EIN SCHULAUFSATZ

Es war im Jahr 1935. Die großen Schulferien waren zu Ende. Ich hatte sie bei meinem Großvater in Atterwasch verlebt und mich gut erholt.

Der erste Schultag verlief recht ruhig. Unsere Lehrerin, Fräulein Eisleb, machte keinen Unterricht, sondern forderte uns auf, unsere Ferienerlebnisse zu erzählen. Sie verfolgte damit zweierlei: Einmal sollte der erste Schultag für uns nicht gleich zu anstrengend werden. Andererseits wollte sie erreichen, dass wir unsere Erinnerungen an die Ferienzeit auffrischen, denn darüber sollten wir einen Aufsatz schreiben.
Aufsätze waren mir in der Schule immer ein Graus gewesen. Deshalb bereitete mir auch diese Aufgabe großes Unbehagen.
Über was sollte ich schreiben?
Wie sollte ich es schreiben?
Wie viel müsste ich schreiben?
Das waren die Fragen, auf die ich so schwer eine Antwort fand.
Ich musste mich sehr quälen, um folgendes in schöner Sütterlinschrift zu Papier zu bringen:

Mein Schulaufsatz in Sütterlinschrift
Mein Ferienerlebnis.
Ich war in den Ferien bei meinem Großvater. Das ist in Atterwasch. Ich konnte auf dem Hof schön spielen. Einmal konnte ich nicht draußen spielen. Es war Gewitter. Es blitzte und donnerte immerzu. Es regnete auch viel. Das Wasser floss die Dorfstrasse hinunter. Ein Blitz ist in eine Scheune eingeschlagen. Die Feuerwehr konnte nichts retten. Die Scheune ist abgebrannt. Am anderen Tag bin ich mit meinem Großvater hingegangen, wo das Feuer war. Alles war schwarz vom Feuer. Es roch wie Malzkaffee. Feuer ist schlimm."


Ich war mir nicht sicher, ob das, was ich geschrieben hatte, auch gut war. Ich hatte mächtigen Bammel, als am anderen Tag unsere Lehrerin die Aufsatzhefte einsammelte, um sie durchzusehen. Die Ungewissheit lastete schwer auf mir.
Als Fräulein Eisleb unsere Aufsätze auswertete, war unsere Spannung groß.
„Ich bin sehr zufrieden mit euch.
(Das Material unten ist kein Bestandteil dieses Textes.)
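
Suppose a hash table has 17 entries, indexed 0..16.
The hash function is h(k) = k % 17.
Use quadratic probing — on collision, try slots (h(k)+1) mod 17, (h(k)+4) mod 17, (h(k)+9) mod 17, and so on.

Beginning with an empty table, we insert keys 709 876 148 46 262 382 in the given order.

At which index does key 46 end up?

Insert 709: h=12, slot 12 empty -> index 12.
Insert 876: h=9, slot 9 empty -> index 9.
Insert 148: h=12, slot 12 occupied -> index 13.
Insert 46: h=12, slots 12,13 occupied -> index 16.
Insert 262: h=7, slot 7 empty -> index 7.
Insert 382: h=8, slot 8 empty -> index 8.
Table: [_, _, _, _, _, _, _, 262, 382, 876, _, _, 709, 148, _, _, 46]

16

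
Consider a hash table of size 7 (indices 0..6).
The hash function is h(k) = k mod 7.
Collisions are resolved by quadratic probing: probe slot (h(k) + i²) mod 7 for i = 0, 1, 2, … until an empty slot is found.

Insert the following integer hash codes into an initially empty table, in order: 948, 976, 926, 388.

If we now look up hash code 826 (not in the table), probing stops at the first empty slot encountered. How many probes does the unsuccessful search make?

2

948 hashes to 3; slot 3 is free -> place at 3.
976 hashes to 3; 3 taken -> place at 4.
926 hashes to 2; slot 2 is free -> place at 2.
388 hashes to 3; 3,4 taken -> place at 0.
Table: [388, _, 926, 948, 976, _, _]
Lookup 826: h=0, probe 0,1 → slot 1 empty, not found.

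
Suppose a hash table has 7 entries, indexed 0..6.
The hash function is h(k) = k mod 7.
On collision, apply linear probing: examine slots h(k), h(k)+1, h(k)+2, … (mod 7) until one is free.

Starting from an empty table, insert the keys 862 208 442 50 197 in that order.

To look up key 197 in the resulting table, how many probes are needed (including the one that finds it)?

862 hashes to 1; slot 1 is free => place at 1.
208 hashes to 5; slot 5 is free => place at 5.
442 hashes to 1; 1 taken => place at 2.
50 hashes to 1; 1,2 taken => place at 3.
197 hashes to 1; 1,2,3 taken => place at 4.
Table: [—, 862, 442, 50, 197, 208, —]
Lookup 197: h=1, probe 1,2,3,4 → found at 4.

4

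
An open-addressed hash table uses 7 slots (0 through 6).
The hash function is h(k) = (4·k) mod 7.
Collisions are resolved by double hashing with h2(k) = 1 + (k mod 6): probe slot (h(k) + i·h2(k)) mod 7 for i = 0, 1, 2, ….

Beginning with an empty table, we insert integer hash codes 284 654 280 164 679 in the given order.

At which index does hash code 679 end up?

4

284: h=2 → slot 2
654: h=5 → slot 5
280: h=0 → slot 0
164: h=5, h2=3, probe 5,1 → slot 1
679: h=0, h2=2, probe 0,2,4 → slot 4
Table: [280, 164, 284, ∅, 679, 654, ∅]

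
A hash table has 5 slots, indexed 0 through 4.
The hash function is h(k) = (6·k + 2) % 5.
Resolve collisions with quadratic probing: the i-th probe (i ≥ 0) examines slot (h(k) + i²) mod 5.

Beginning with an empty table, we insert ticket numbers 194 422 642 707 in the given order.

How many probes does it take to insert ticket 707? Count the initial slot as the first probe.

3

194: h=1 -> slot 1
422: h=4 -> slot 4
642: h=4, probe 4,0 -> slot 0
707: h=4, probe 4,0,3 -> slot 3
Table: [642, 194, -, 707, 422]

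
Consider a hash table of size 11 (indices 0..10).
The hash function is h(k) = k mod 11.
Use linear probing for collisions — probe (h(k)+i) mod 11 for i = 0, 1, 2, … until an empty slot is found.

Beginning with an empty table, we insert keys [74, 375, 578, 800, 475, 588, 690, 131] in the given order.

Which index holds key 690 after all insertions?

10

74: h=8 => slot 8
375: h=1 => slot 1
578: h=6 => slot 6
800: h=8, probe 8,9 => slot 9
475: h=2 => slot 2
588: h=5 => slot 5
690: h=8, probe 8,9,10 => slot 10
131: h=10, probe 10,0 => slot 0
Table: [131, 375, 475, ., ., 588, 578, ., 74, 800, 690]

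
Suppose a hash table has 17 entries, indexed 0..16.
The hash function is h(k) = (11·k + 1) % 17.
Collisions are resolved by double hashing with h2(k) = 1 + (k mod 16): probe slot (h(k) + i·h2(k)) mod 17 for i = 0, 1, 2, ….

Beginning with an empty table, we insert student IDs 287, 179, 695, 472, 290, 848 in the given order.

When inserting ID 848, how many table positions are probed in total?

2

287 hashes to 13; slot 13 is free -> place at 13.
179 hashes to 15; slot 15 is free -> place at 15.
695 hashes to 13, h2=8; 13 taken -> place at 4.
472 hashes to 8; slot 8 is free -> place at 8.
290 hashes to 12; slot 12 is free -> place at 12.
848 hashes to 13, h2=1; 13 taken -> place at 14.
Table: [—, —, —, —, 695, —, —, —, 472, —, —, —, 290, 287, 848, 179, —]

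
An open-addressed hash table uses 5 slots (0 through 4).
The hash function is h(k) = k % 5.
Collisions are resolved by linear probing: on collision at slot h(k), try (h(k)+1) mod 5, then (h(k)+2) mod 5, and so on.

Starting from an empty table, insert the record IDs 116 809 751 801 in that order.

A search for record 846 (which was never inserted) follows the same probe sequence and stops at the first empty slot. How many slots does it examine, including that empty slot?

5

116: h=1 -> slot 1
809: h=4 -> slot 4
751: h=1, probe 1,2 -> slot 2
801: h=1, probe 1,2,3 -> slot 3
Table: [., 116, 751, 801, 809]
Lookup 846: h=1, probe 1,2,3,4,0 → slot 0 empty, not found.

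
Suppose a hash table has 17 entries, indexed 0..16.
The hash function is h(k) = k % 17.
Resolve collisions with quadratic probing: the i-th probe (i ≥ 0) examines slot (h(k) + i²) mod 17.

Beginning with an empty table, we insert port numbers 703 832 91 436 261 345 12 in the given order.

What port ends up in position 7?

703: h=6 -> slot 6
832: h=16 -> slot 16
91: h=6, probe 6,7 -> slot 7
436: h=11 -> slot 11
261: h=6, probe 6,7,10 -> slot 10
345: h=5 -> slot 5
12: h=12 -> slot 12
Table: [∅, ∅, ∅, ∅, ∅, 345, 703, 91, ∅, ∅, 261, 436, 12, ∅, ∅, ∅, 832]

91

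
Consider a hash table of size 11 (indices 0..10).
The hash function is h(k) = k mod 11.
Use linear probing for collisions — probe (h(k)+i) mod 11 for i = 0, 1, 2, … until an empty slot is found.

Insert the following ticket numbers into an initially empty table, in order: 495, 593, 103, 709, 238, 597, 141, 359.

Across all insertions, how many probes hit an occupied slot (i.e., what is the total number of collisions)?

1

495 hashes to 0; slot 0 is free → place at 0.
593 hashes to 10; slot 10 is free → place at 10.
103 hashes to 4; slot 4 is free → place at 4.
709 hashes to 5; slot 5 is free → place at 5.
238 hashes to 7; slot 7 is free → place at 7.
597 hashes to 3; slot 3 is free → place at 3.
141 hashes to 9; slot 9 is free → place at 9.
359 hashes to 7; 7 taken → place at 8.
Table: [495, —, —, 597, 103, 709, —, 238, 359, 141, 593]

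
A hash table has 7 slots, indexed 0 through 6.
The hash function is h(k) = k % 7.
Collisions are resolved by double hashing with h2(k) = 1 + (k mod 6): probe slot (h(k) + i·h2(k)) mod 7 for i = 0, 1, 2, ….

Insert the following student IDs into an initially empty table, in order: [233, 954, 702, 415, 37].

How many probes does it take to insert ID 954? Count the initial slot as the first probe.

2

Insert 233: h=2, slot 2 empty → index 2.
Insert 954: h=2, h2=1, slot 2 occupied → index 3.
Insert 702: h=2, h2=1, slots 2,3 occupied → index 4.
Insert 415: h=2, h2=2, slots 2,4 occupied → index 6.
Insert 37: h=2, h2=2, slots 2,4,6 occupied → index 1.
Table: [-, 37, 233, 954, 702, -, 415]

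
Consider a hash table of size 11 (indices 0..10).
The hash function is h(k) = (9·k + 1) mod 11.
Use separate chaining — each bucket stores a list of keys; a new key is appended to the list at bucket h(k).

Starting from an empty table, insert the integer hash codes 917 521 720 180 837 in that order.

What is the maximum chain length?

917 -> bucket 4
521 -> bucket 4 (collision)
720 -> bucket 2
180 -> bucket 4 (collision)
837 -> bucket 10
Final buckets:
0: -
1: -
2: 720
3: -
4: 917 -> 521 -> 180
5: -
6: -
7: -
8: -
9: -
10: 837

3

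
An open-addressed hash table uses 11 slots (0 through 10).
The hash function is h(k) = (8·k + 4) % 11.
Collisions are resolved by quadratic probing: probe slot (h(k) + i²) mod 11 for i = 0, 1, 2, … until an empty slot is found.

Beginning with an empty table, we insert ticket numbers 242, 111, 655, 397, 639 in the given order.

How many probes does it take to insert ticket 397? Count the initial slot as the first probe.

2

242: h=4 -> slot 4
111: h=1 -> slot 1
655: h=8 -> slot 8
397: h=1, probe 1,2 -> slot 2
639: h=1, probe 1,2,5 -> slot 5
Table: [_, 111, 397, _, 242, 639, _, _, 655, _, _]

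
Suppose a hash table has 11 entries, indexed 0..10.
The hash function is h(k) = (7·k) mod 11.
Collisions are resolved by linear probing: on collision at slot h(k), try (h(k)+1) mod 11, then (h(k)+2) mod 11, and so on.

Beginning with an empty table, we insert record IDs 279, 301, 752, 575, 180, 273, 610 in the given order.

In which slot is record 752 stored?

8

279: h=6 → slot 6
301: h=6, probe 6,7 → slot 7
752: h=6, probe 6,7,8 → slot 8
575: h=10 → slot 10
180: h=6, probe 6,7,8,9 → slot 9
273: h=8, probe 8,9,10,0 → slot 0
610: h=2 → slot 2
Table: [273, ., 610, ., ., ., 279, 301, 752, 180, 575]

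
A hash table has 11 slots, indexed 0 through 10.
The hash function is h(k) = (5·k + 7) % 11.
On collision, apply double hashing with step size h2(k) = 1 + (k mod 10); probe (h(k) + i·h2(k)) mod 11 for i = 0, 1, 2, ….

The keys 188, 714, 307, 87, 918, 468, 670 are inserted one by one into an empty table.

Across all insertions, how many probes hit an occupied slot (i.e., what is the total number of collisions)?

188 hashes to 1; slot 1 is free → place at 1.
714 hashes to 2; slot 2 is free → place at 2.
307 hashes to 2, h2=8; 2 taken → place at 10.
87 hashes to 2, h2=8; 2,10 taken → place at 7.
918 hashes to 10, h2=9; 10 taken → place at 8.
468 hashes to 4; slot 4 is free → place at 4.
670 hashes to 2, h2=1; 2 taken → place at 3.
Table: [-, 188, 714, 670, 468, -, -, 87, 918, -, 307]

5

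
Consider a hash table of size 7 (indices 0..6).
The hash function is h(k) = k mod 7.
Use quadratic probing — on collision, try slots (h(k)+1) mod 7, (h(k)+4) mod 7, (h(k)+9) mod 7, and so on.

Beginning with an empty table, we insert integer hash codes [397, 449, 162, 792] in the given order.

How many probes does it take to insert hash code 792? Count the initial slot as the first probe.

397 hashes to 5; slot 5 is free -> place at 5.
449 hashes to 1; slot 1 is free -> place at 1.
162 hashes to 1; 1 taken -> place at 2.
792 hashes to 1; 1,2,5 taken -> place at 3.
Table: [∅, 449, 162, 792, ∅, 397, ∅]

4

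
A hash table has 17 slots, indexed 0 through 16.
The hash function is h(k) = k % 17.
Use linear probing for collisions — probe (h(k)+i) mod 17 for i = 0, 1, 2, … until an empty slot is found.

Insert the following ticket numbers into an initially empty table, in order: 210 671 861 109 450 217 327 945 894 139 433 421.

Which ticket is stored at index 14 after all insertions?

433

Insert 210: h=6, slot 6 empty → index 6.
Insert 671: h=8, slot 8 empty → index 8.
Insert 861: h=11, slot 11 empty → index 11.
Insert 109: h=7, slot 7 empty → index 7.
Insert 450: h=8, slot 8 occupied → index 9.
Insert 217: h=13, slot 13 empty → index 13.
Insert 327: h=4, slot 4 empty → index 4.
Insert 945: h=10, slot 10 empty → index 10.
Insert 894: h=10, slots 10,11 occupied → index 12.
Insert 139: h=3, slot 3 empty → index 3.
Insert 433: h=8, slots 8,9,10,11,12,13 occupied → index 14.
Insert 421: h=13, slots 13,14 occupied → index 15.
Table: [_, _, _, 139, 327, _, 210, 109, 671, 450, 945, 861, 894, 217, 433, 421, _]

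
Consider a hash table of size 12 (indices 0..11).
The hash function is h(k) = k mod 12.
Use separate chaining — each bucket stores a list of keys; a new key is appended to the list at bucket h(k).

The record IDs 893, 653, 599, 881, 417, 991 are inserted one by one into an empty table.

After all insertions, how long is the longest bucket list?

3

893 → bucket 5
653 → bucket 5 (collision)
599 → bucket 11
881 → bucket 5 (collision)
417 → bucket 9
991 → bucket 7
Final buckets:
0: —
1: —
2: —
3: —
4: —
5: 893 -> 653 -> 881
6: —
7: 991
8: —
9: 417
10: —
11: 599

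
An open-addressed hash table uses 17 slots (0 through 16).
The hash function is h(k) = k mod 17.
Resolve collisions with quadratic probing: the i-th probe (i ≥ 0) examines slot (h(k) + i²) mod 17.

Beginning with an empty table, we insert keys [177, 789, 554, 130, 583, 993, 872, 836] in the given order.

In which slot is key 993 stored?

177: h=7 => slot 7
789: h=7, probe 7,8 => slot 8
554: h=10 => slot 10
130: h=11 => slot 11
583: h=5 => slot 5
993: h=7, probe 7,8,11,16 => slot 16
872: h=5, probe 5,6 => slot 6
836: h=3 => slot 3
Table: [∅, ∅, ∅, 836, ∅, 583, 872, 177, 789, ∅, 554, 130, ∅, ∅, ∅, ∅, 993]

16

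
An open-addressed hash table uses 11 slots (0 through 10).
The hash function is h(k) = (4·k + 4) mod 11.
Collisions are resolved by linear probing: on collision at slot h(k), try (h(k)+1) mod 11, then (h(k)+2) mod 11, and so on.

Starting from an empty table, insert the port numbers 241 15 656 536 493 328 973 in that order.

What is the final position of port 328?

8

Insert 241: h=0, slot 0 empty => index 0.
Insert 15: h=9, slot 9 empty => index 9.
Insert 656: h=10, slot 10 empty => index 10.
Insert 536: h=3, slot 3 empty => index 3.
Insert 493: h=7, slot 7 empty => index 7.
Insert 328: h=7, slot 7 occupied => index 8.
Insert 973: h=2, slot 2 empty => index 2.
Table: [241, ., 973, 536, ., ., ., 493, 328, 15, 656]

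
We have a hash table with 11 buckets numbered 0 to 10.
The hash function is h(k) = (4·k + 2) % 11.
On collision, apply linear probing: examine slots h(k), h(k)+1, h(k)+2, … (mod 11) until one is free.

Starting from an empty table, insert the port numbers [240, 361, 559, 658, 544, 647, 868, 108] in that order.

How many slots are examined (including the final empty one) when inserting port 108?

240 hashes to 5; slot 5 is free -> place at 5.
361 hashes to 5; 5 taken -> place at 6.
559 hashes to 5; 5,6 taken -> place at 7.
658 hashes to 5; 5,6,7 taken -> place at 8.
544 hashes to 0; slot 0 is free -> place at 0.
647 hashes to 5; 5,6,7,8 taken -> place at 9.
868 hashes to 9; 9 taken -> place at 10.
108 hashes to 5; 5,6,7,8,9,10,0 taken -> place at 1.
Table: [544, 108, ., ., ., 240, 361, 559, 658, 647, 868]

8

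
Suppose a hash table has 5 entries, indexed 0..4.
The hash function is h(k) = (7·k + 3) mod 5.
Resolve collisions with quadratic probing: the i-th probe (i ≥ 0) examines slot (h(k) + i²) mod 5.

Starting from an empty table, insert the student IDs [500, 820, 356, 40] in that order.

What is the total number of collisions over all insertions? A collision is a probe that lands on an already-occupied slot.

3

500 hashes to 3; slot 3 is free => place at 3.
820 hashes to 3; 3 taken => place at 4.
356 hashes to 0; slot 0 is free => place at 0.
40 hashes to 3; 3,4 taken => place at 2.
Table: [356, -, 40, 500, 820]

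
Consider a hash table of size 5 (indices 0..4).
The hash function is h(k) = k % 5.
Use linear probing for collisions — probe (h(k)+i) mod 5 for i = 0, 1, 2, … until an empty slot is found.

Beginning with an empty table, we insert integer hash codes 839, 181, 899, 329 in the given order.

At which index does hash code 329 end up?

2

Insert 839: h=4, slot 4 empty -> index 4.
Insert 181: h=1, slot 1 empty -> index 1.
Insert 899: h=4, slot 4 occupied -> index 0.
Insert 329: h=4, slots 4,0,1 occupied -> index 2.
Table: [899, 181, 329, —, 839]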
Überwiegend habt ihr alle gute Aufsätze geschrieben. Eure Erlebnisse waren sehr interessant. Einen möchte ich besonders auswerten, den von Werner Krause.“
Mir rutschte das Herz in die Hose. Ich war auf ein vernichtendes Urteil gefasst.
Die Lehrerin ließ eine große Landkarte von unserem Heimatkreis Guben aufhängen.
„Werner schreibt, er war in den Ferien in Atterwasch. Wollen wir doch mal sehen, wo Atterwasch liegt?“
Als es auf der Karte gefunden war, verglich Fräulein Eisleb den Ortsnamen mit dem in meinem Aufsatz und vermerkte anerkennend: „Werner hat diesmal den besten Aufsatz verfasst. Sogar Atterwasch hat er richtig geschrieben, und das ist ja wirklich kein einfacher Name.“
Aus meiner vorangegangenen Furcht wurde ein freudiger Schreck. Ich war der Beste!
Damit war ich um eine Erfahrung reicher: Unsicherheit bringt gar nichts. Man muss von dem, was man tut, auch überzeugt sein.